LANDIS — When life is hard, sometimes all you need is a friend. But for children who have suffered trauma and loss, a friend can be hard to come by.

That’s why the the Kannapolis Women of Moose Chapter 851 are stepping in and donating 12 “Tommy Moose” toys to the Landis police and fire departments. The toy is a part of an initiative begun by Moose International as a way to help children who have experienced trauma — the loss of a home to fire, a car accident or domestic violence.
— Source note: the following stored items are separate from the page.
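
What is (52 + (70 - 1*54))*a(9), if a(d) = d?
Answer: 612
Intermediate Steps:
(52 + (70 - 1*54))*a(9) = (52 + (70 - 1*54))*9 = (52 + (70 - 54))*9 = (52 + 16)*9 = 68*9 = 612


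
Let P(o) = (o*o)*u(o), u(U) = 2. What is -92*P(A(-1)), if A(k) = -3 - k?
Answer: -736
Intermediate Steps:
P(o) = 2*o² (P(o) = (o*o)*2 = o²*2 = 2*o²)
-92*P(A(-1)) = -184*(-3 - 1*(-1))² = -184*(-3 + 1)² = -184*(-2)² = -184*4 = -92*8 = -736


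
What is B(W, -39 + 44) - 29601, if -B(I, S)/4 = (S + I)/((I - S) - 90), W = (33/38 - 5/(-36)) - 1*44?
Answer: -2794053535/94387 ≈ -29602.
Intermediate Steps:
W = -29407/684 (W = (33*(1/38) - 5*(-1/36)) - 44 = (33/38 + 5/36) - 44 = 689/684 - 44 = -29407/684 ≈ -42.993)
B(I, S) = -4*(I + S)/(-90 + I - S) (B(I, S) = -4*(S + I)/((I - S) - 90) = -4*(I + S)/(-90 + I - S))
B(W, -39 + 44) - 29601 = 4*(-29407/684 + (-39 + 44))/(90 + (-39 + 44) - 1*(-29407/684)) - 29601 = 4*(-29407/684 + 5)/(90 + 5 + 29407/684) - 29601 = 4*(-25987/684)/(94387/684) - 29601 = 4*(684/94387)*(-25987/684) - 29601 = -103948/94387 - 29601 = -2794053535/94387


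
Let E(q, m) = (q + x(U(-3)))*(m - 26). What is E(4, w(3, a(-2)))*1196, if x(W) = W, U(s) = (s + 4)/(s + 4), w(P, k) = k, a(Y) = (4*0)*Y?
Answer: -155480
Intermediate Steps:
a(Y) = 0 (a(Y) = 0*Y = 0)
U(s) = 1 (U(s) = (4 + s)/(4 + s) = 1)
E(q, m) = (1 + q)*(-26 + m) (E(q, m) = (q + 1)*(m - 26) = (1 + q)*(-26 + m))
E(4, w(3, a(-2)))*1196 = (-26 + 0 - 26*4 + 0*4)*1196 = (-26 + 0 - 104 + 0)*1196 = -130*1196 = -155480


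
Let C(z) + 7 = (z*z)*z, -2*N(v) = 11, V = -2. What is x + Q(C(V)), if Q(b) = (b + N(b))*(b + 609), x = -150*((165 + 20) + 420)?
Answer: -102927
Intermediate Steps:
N(v) = -11/2 (N(v) = -½*11 = -11/2)
C(z) = -7 + z³ (C(z) = -7 + (z*z)*z = -7 + z²*z = -7 + z³)
x = -90750 (x = -150*(185 + 420) = -150*605 = -90750)
Q(b) = (609 + b)*(-11/2 + b) (Q(b) = (b - 11/2)*(b + 609) = (-11/2 + b)*(609 + b) = (609 + b)*(-11/2 + b))
x + Q(C(V)) = -90750 + (-6699/2 + (-7 + (-2)³)² + 1207*(-7 + (-2)³)/2) = -90750 + (-6699/2 + (-7 - 8)² + 1207*(-7 - 8)/2) = -90750 + (-6699/2 + (-15)² + (1207/2)*(-15)) = -90750 + (-6699/2 + 225 - 18105/2) = -90750 - 12177 = -102927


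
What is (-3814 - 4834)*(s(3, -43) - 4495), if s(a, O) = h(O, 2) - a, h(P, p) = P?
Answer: 39270568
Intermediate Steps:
s(a, O) = O - a
(-3814 - 4834)*(s(3, -43) - 4495) = (-3814 - 4834)*((-43 - 1*3) - 4495) = -8648*((-43 - 3) - 4495) = -8648*(-46 - 4495) = -8648*(-4541) = 39270568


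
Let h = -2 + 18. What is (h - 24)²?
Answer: 64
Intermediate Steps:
h = 16
(h - 24)² = (16 - 24)² = (-8)² = 64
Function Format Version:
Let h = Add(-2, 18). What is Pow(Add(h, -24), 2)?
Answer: 64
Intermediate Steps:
h = 16
Pow(Add(h, -24), 2) = Pow(Add(16, -24), 2) = Pow(-8, 2) = 64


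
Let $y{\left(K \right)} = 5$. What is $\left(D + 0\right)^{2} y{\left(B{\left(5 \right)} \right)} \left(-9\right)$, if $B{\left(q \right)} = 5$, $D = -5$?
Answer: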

These cuddly buddies ride along with local police officers and firefighters, ready for a hug and willing to provide all the comfort they can.

Landis Police Chief Bob Wood says the department has a long history of using stuffed animals to comfort young trauma survivors. They get a lot of donations dropped off at the department, especially around Christmas time. Wood says the toys are always welcome because it helps take the kids’ minds off of what’s happening around them.

“It gives them something to focus on,” he said.

K-9 Officer Josh Barlow says it’s become kind of an unofficial protocol for the officers and firefighters in Landis to keep at least one stuffed animal in their vehicle at all times. Barlow says he keeps an entire bag. And they do get used. Barlow estimates that he gives out at least one toy a month — whenever he arrives on a scene and finds a child.

For the Kannapolis Women of Moose, it’s just another way they can help those in need. Senior Regent Sandra McGalliard says the chapter is highly involved in community events and charities, including Duke Cancer Patients Support, Moose Haven, and promoting awareness about domestic violence.

“It’s just a way to do something good for the community,” Carol Hawks, a Moosette, said.

McGalliard says they chose the Landis police and fire departments because they were the closest Rowan County stations to the chapter’s home in Kannapolis. But they may be reaching out to other departments, as well.

“We probably won’t even know what child gets the stuffed animal,” Hawks said, “but we hope it helps.”

And if the Landis departments ever need more, all they have to do is call Chapter 851 and ask.